L’ironie, c’est que 75 % de ses livraisons sont aujourd’hui retenues à l’usine en raison des perturbations du réseau ferroviaire au Canada, faites au nom de préoccupations environnementales. « C’est comme si la pizzeria du coin avait trois livreurs sur quatre qui ne se présentaient pas, résume M. Verreault. La pizza va refroidir et certains clients n’en auront pas. »

Mardi, le CN a annoncé l’interruption de ses activités sur des pans importants de son réseau, coupé à au moins deux endroits névralgiques, en Ontario et en Colombie-Britannique. Les blocages près de Belleville, en Ontario, perturbent notamment la seule voie principale reliant l’ouest et l’est du Canada, ainsi que le transit vers l’est des États-Unis. Les manifestants s’opposent à un projet de gazoduc traversant leur territoire traditionnel, dans le nord-ouest de la Colombie-Britannique.

Dans la foulée, Via Rail a annoncé l’annulation de tous ses départs entre Toronto et Montréal ou Ottawa.
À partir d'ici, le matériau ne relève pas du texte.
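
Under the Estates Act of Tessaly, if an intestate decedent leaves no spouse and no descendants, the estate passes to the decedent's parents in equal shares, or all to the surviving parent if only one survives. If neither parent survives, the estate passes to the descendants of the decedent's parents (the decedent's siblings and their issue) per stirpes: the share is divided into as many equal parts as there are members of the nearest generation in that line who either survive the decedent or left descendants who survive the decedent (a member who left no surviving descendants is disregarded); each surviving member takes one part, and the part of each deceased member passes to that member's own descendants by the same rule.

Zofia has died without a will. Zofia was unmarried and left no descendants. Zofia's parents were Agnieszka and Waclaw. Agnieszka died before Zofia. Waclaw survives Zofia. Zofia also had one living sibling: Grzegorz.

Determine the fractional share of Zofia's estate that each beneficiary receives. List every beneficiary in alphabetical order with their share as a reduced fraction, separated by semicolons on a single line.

Waclaw 1

Only one parent, Waclaw, survives, so Waclaw takes the entire estate. The siblings take nothing because a surviving parent has priority.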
« Bien que nous sommes confiants que la situation concernant les blocus qui se poursuivent sera résolue, étant donné l’incertitude actuelle, VIA Rail annule tous les départs jusqu’à vendredi fin de journée, le 14 février, pour les trajets entre Montréal-Toronto et Toronto-Ottawa, dans les deux directions, a indiqué l’entreprise dans un communiqué. Les activités ferroviaires sont aussi interrompues entre Prince Rupert et Prince Georges, dans les deux directions jusqu’à nouvel ordre. »
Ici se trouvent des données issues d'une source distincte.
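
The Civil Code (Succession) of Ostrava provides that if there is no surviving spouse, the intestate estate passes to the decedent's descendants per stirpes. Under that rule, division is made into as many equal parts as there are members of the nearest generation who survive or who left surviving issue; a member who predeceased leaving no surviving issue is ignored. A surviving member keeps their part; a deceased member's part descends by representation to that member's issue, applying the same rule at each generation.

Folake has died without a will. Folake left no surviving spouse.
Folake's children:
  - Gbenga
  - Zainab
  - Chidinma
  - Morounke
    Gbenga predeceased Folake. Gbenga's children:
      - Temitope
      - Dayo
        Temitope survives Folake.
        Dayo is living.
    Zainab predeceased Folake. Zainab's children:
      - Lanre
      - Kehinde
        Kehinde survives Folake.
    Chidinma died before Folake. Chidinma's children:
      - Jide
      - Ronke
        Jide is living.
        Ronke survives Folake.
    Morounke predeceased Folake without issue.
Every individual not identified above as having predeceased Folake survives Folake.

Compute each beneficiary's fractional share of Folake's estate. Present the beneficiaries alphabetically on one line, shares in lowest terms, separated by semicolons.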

Le service de train de banlieue vers Candiac sur la ligne exo4 est également interrompu depuis dimanche dernier.

« Crise majeure »

Le CN a obtenu des injonctions afin d’empêcher les manifestants de perturber son réseau, mais en vain. Mercredi, le ministre fédéral des Transports, Marc Garneau, a appelé les manifestants à respecter ces décisions de cour. 

« Il est encore temps pour les parties impliquées de participer à un dialogue ouvert et respectueux afin de s’assurer que la situation soit réglée de façon pacifique.
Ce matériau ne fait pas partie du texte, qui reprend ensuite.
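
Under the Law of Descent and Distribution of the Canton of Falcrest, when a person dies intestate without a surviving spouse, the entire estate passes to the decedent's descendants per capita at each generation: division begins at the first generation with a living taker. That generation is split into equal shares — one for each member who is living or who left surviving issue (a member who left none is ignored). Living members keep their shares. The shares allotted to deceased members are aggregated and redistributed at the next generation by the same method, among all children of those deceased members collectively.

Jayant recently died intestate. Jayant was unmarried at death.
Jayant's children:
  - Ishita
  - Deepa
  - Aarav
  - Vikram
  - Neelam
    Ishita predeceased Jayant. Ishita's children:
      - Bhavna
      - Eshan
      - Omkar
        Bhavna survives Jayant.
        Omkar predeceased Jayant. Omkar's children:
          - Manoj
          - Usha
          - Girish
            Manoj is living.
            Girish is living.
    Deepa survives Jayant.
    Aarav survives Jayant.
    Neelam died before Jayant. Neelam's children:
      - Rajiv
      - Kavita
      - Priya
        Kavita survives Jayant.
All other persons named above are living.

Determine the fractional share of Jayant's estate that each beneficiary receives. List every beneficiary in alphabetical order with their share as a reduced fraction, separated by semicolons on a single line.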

— Extrait d'un communiqué de Marc Garneau, ministre fédéral des Transports

« Ça fait des jours que ça dure, ça ne s’améliore pas, a regretté le député conservateur Gérard Deltell en entrevue avec La Presse. Nous, on souhaite que le premier ministre mette un terme à sa tournée internationale, qu’il revienne au pays, parce qu’il y a une crise majeure. »

Le chef néo-démocrate Jagmeet Singh a lui aussi demandé à Justin Trudeau, actuellement en voyage officiel au Sénégal, de rentrer au pays (Voir texte suivant).

Retour à novembre 2019

Il s’agit d’un autre coup dur pour tous les secteurs économiques dépendants du transport ferroviaire, moins de trois mois après la semaine de grève d’employés du CN. L’entreprise transporte annuellement plus de 250 milliards en marchandises sur son réseau de 32 000 km.

« Ça fait quand même deux fois que ça arrive en peu de temps, ça nous démontre à quel point le réseau ferroviaire est vital à l’économie du pays », note en entrevue Véronique Proulx, PDG de Manufacturiers et Exportateurs du Québec.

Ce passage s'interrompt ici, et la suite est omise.